Immaginate di essere stati lì, catapultati in una situazione imprevista, di fronte a un brutto ceffo che fino a qualche istante prima non avreste mai osato guardare in faccia, se non per l’ingresso in un locale notturno.

Immaginate che vi metta queste due pillole davanti con una spiegazione tanto ermetica quanto didascalica.
Cosa fare? Quale dannata pillola ingoiare, prima che sia lui stesso a ficcarcene una in gola (di sicuro quella sbagliata)?

Bisognerebbe fermare il tempo, chiedere un time out all’universo e infilarci in una dimensione spazio-temporale che ci permetta di esercitare quella razionalità olimpica che Herbert Simon attribuiva inizialmente all’essere umano. La scelta perfetta, insomma, quella che potremmo prendere se avessimo tutto il tempo necessario, analizzando pro e contro e potendo sostituire il nostro cervello con un computer impeccabile. Possibile? Per ora no, non del tutto almeno: ci dobbiamo accontentare di una razionalità limitata.
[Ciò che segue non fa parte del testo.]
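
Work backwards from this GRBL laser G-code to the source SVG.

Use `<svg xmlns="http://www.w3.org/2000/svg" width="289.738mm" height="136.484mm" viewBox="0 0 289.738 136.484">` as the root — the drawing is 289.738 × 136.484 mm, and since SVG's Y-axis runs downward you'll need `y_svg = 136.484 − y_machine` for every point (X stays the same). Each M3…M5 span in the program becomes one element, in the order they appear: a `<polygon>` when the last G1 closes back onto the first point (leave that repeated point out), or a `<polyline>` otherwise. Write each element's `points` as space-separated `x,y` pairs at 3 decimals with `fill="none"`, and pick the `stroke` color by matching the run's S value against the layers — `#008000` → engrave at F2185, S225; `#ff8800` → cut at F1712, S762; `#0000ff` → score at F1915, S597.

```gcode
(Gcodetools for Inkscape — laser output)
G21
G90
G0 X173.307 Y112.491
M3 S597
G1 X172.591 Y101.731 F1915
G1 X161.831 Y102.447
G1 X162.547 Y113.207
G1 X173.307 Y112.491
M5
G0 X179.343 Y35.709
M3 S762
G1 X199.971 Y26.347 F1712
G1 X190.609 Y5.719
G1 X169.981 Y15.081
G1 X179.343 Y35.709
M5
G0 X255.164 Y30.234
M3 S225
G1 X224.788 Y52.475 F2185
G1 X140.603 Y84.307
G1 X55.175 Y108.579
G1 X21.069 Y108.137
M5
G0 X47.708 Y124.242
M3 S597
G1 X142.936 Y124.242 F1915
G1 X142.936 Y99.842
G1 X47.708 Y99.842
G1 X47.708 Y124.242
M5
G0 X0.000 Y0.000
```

y_svg = 136.484 − y_m.

[1] S597→`#0000ff` (score); closed run; points: 173.307,23.993 172.591,34.753 161.831,34.037 162.547,23.277

[2] S762→`#ff8800` (cut); closed run; points: 179.343,100.775 199.971,110.137 190.609,130.765 169.981,121.403

[3] S225→`#008000` (engrave); open run; points: 255.164,106.250 224.788,84.009 140.603,52.177 55.175,27.905 21.069,28.347

[4] S597→`#0000ff` (score); closed run; points: 47.708,12.242 142.936,12.242 142.936,36.642 47.708,36.642

<svg xmlns="http://www.w3.org/2000/svg" width="289.738mm" height="136.484mm" viewBox="0 0 289.738 136.484">
  <polygon points="173.307,23.993 172.591,34.753 161.831,34.037 162.547,23.277" fill="none" stroke="#0000ff"/>
  <polygon points="179.343,100.775 199.971,110.137 190.609,130.765 169.981,121.403" fill="none" stroke="#ff8800"/>
  <polyline points="255.164,106.250 224.788,84.009 140.603,52.177 55.175,27.905 21.069,28.347" fill="none" stroke="#008000"/>
  <polygon points="47.708,12.242 142.936,12.242 142.936,36.642 47.708,36.642" fill="none" stroke="#0000ff"/>
</svg>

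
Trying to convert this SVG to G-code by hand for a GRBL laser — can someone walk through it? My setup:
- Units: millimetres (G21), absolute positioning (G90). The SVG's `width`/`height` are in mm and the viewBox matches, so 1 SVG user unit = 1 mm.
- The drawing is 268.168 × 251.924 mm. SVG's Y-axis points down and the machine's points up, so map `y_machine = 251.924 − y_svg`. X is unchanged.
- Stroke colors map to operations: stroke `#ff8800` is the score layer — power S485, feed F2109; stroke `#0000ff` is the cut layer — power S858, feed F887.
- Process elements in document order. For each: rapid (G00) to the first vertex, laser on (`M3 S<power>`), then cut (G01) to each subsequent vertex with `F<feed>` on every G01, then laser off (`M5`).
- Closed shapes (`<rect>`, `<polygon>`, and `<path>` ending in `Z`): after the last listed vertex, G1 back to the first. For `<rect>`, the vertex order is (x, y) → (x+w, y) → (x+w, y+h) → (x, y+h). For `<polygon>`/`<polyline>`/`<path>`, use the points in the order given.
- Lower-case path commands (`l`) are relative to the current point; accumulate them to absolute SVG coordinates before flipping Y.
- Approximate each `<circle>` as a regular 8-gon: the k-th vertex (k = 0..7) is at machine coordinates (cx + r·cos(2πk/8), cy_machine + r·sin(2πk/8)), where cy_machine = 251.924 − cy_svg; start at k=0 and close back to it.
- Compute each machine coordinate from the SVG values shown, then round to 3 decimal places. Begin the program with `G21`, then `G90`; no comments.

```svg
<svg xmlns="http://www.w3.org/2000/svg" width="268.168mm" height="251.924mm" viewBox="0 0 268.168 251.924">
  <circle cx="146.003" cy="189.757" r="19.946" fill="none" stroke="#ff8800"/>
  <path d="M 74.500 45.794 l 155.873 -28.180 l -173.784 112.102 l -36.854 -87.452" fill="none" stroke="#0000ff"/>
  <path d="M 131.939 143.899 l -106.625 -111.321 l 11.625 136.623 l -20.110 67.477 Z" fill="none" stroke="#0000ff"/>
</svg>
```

G21
G90
G00 X165.949 Y62.167
M3 S485
G01 X160.107 Y76.271 F2109
G01 X146.003 Y82.113 F2109
G01 X131.899 Y76.271 F2109
G01 X126.057 Y62.167 F2109
G01 X131.899 Y48.063 F2109
G01 X146.003 Y42.221 F2109
G01 X160.107 Y48.063 F2109
G01 X165.949 Y62.167 F2109
M5
G00 X74.500 Y206.130
M3 S858
G01 X230.373 Y234.310 F887
G01 X56.589 Y122.208 F887
G01 X19.735 Y209.660 F887
M5
G00 X131.939 Y108.025
M3 S858
G01 X25.314 Y219.346 F887
G01 X36.939 Y82.723 F887
G01 X16.829 Y15.246 F887
G01 X131.939 Y108.025 F887
M5

Since the viewBox matches the mm dimensions, user units are millimetres directly. The only transform is the Y-flip y_m = 251.924 − y_svg.

Shape 1 is a circle drawn with `<circle>`. Its stroke #ff8800 means score at S485, F2109. After flipping Y the toolpath is (165.949,62.167) → (160.107,76.271) → (146.003,82.113) → (131.899,76.271) → (126.057,62.167) → (131.899,48.063) → (146.003,42.221) → (160.107,48.063) → (165.949,62.167), returning to the start.

Shape 2 is a open polyline drawn with `<path>`. Its stroke #0000ff means cut at S858, F887. After flipping Y the toolpath is (74.500,206.130) → (230.373,234.310) → (56.589,122.208) → (19.735,209.660).

Shape 3 is a closed polygon drawn with `<path>`. Its stroke #0000ff means cut at S858, F887. After flipping Y the toolpath is (131.939,108.025) → (25.314,219.346) → (36.939,82.723) → (16.829,15.246) → (131.939,108.025), returning to the start.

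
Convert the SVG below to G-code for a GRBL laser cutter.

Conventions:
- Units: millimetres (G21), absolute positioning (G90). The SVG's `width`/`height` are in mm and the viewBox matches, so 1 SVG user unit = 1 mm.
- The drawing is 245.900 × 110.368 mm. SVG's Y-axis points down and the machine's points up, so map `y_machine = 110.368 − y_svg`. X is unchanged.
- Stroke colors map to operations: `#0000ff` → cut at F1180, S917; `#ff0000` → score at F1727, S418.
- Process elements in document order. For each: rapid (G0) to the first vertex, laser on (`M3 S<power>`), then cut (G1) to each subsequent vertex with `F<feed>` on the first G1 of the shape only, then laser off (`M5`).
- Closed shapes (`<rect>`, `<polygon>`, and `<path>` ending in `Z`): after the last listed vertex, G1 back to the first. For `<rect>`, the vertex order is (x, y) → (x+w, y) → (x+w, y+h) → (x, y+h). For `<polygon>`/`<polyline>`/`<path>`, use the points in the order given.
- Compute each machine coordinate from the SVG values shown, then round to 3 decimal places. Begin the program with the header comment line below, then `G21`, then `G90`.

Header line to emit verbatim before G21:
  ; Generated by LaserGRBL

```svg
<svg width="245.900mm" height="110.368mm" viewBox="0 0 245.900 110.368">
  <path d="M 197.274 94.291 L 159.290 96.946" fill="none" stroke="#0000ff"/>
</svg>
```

; Generated by LaserGRBL
G21
G90
G0 X197.274 Y16.077
M3 S917
G1 X159.290 Y13.422 F1180
M5

Since the viewBox matches the mm dimensions, user units are millimetres directly. The only transform is the Y-flip y_m = 110.368 − y_svg.

Shape 1 is a line segment drawn with `<path>`. Its stroke #0000ff means cut at S917, F1180. After flipping Y the toolpath is (197.274,16.077) → (159.290,13.422).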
Prima di cedere alle pressioni di un qualsivoglia bodyguard incattivito, che ci accompagna con autorità all’unica e incontrovertibile possibilità di scelta, dovremmo quindi fare i conti con le nostre peculiarità: scarsità di risorse, quantità di tempo ridotta, capacità computazionali limitate.

Ecco messo a nudo l’essere umano, un essere che vive di un sistema emotivo di cui fatichiamo spesso a riconoscere confini e manifestazioni quotidiane, ma che si frappone sempre tra quello che pensiamo (o speriamo) dovrebbe accadere e quello che invece accade.

Tra premesse e conseguenze ci troviamo immersi in una nuvola di preoccupazione e stress, che mettono ancor più in crisi le nostre già ridotte capacità di problem solving; respiriamo continuamente nubi tossiche che entrano a far parte di noi, delusioni e aspettative tradite che incrementano la nostra immobile indecisione.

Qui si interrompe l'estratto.